TORONTO, Ont. – Truck fleets and warehousing operations in the Greater Toronto Area face a real estate market that has pushed rents and land values skyward. And the challenges are not expected to ease anytime soon.
Toronto-area vacancy rates now hover around 1.5%, down from the 3.7% seen in 2015, said Lee and Associates president Mark Cascagnette, during a presentation at the recent Surface Transportation Summit. “If we drill down to a transportation and logistics asset class, we’re probably talking about 0.5%.”
To put that into perspective, a healthy vacancy rate would be between 5-8%, he said. The average rents for warehousing space are now $10.42 plus “gross ups” of $3.50 to $4. By 2020, Cascagnette expects gross rents to be closer to $14 per square foot.
It could be a shock for those who are currently in leases that established rates closer to $6 per square foot.

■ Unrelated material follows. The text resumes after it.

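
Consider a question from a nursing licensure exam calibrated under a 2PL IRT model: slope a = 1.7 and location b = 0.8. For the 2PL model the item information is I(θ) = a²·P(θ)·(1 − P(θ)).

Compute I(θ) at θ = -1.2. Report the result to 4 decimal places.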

“You’re coming out of that lease in two years, three years, or next year, and you’re looking at 35-40% increase in your rent,” he said.

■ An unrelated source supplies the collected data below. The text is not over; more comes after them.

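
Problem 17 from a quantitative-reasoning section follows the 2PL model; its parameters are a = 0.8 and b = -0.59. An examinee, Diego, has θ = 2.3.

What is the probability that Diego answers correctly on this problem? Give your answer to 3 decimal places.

0.910

P(θ) = 1 / (1 + exp(−a(θ − b)))
Exponent: 0.8 × (2.3 − (-0.59)) = 2.3120
1/(1 + e^{-2.3120}) = 0.9099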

“You really have to take it serious — especially the people who are in a leasing situation. If you own, good for you, you’re in a situation where you have a little more stability. You understand where your costs are going. You probably paid a lot of money to get there. But at least you know where your costs are,” he said.

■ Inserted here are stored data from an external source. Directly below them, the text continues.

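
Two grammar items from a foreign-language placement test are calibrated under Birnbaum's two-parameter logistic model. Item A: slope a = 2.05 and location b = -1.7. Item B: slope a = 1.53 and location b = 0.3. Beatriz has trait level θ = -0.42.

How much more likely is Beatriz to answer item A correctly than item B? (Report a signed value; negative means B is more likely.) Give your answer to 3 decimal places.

P(θ) = 1 / (1 + exp(−a(θ − b)))
P_A = 0.9324
P_B = 0.2494
P_A − P_B = 0.6830

0.683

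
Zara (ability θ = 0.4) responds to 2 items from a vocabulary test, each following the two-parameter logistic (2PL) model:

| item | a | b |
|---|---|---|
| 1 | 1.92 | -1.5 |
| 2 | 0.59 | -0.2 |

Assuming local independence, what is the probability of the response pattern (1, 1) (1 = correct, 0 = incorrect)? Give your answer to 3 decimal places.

0.573

P(θ) = 1 / (1 + exp(−a(θ − b)))
P_1 = 1/(1+e^{-3.6480}) = 0.9746
P_2 = 1/(1+e^{-0.3540}) = 0.5876
L = P_1 × P_2 = 0.9746 × 0.5876 = 0.57267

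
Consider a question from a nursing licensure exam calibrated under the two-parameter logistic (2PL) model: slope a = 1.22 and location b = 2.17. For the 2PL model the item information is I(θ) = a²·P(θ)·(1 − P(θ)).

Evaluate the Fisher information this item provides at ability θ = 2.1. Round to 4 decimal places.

0.3714

P = 1/(1+e^{0.0854}) = 0.4787
P(1−P) = 0.4787 × 0.5213 = 0.2495
I = a² × P(1−P) = 1.22² × 0.2495 = 0.37142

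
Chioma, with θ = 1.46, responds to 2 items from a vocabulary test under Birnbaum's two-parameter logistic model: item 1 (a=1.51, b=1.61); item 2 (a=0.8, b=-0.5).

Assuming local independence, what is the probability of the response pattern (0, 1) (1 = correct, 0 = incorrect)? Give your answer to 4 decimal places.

P(θ) = 1 / (1 + exp(−a(θ − b)))
P_1 = 1/(1+e^{0.2265}) = 0.4436
P_2 = 1/(1+e^{-1.5680}) = 0.8275
L = (1−P_1) × P_2 = 0.5564 × 0.8275 = 0.46041

0.4604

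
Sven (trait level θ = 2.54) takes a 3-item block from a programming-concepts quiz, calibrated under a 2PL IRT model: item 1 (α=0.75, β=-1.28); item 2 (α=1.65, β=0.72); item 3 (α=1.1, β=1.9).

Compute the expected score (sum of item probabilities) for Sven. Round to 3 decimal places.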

“If you’re trying to invest, if you’re trying to buy real estate, you’re looking to leverage, you’re looking to borrow, because there’s not a lot of companies that got $5- or $6-million cash burning a hole in their jeans to go out and buy a $30- or $40-million property, which is probably the least you’re going to need to go and invest.”
That’s when the space can be found.
Some people in the audience have probably been searching 15 years for the assets they need, but no buildings or land are available, he said, referring to the conditions as “unprecedented”.
Milton, at the western edge of the city, developed 5 million square feet of space three years ago, but it’s all full. The same can be said for other locations on the west side of Brampton. “The stuff that’s being built now is already being taken,” he added.
Cascagnette stressed that it’s time to look at early renewals for any leases, and to take a close look at whether an operation can afford to stay in its current location.
“We really think you need to do a three-, five- and a 10-year forecast. These are business-altering decisions” he said. “If I say your rent is going to go up 35% in two years, I think you’re going to want to pay attention.”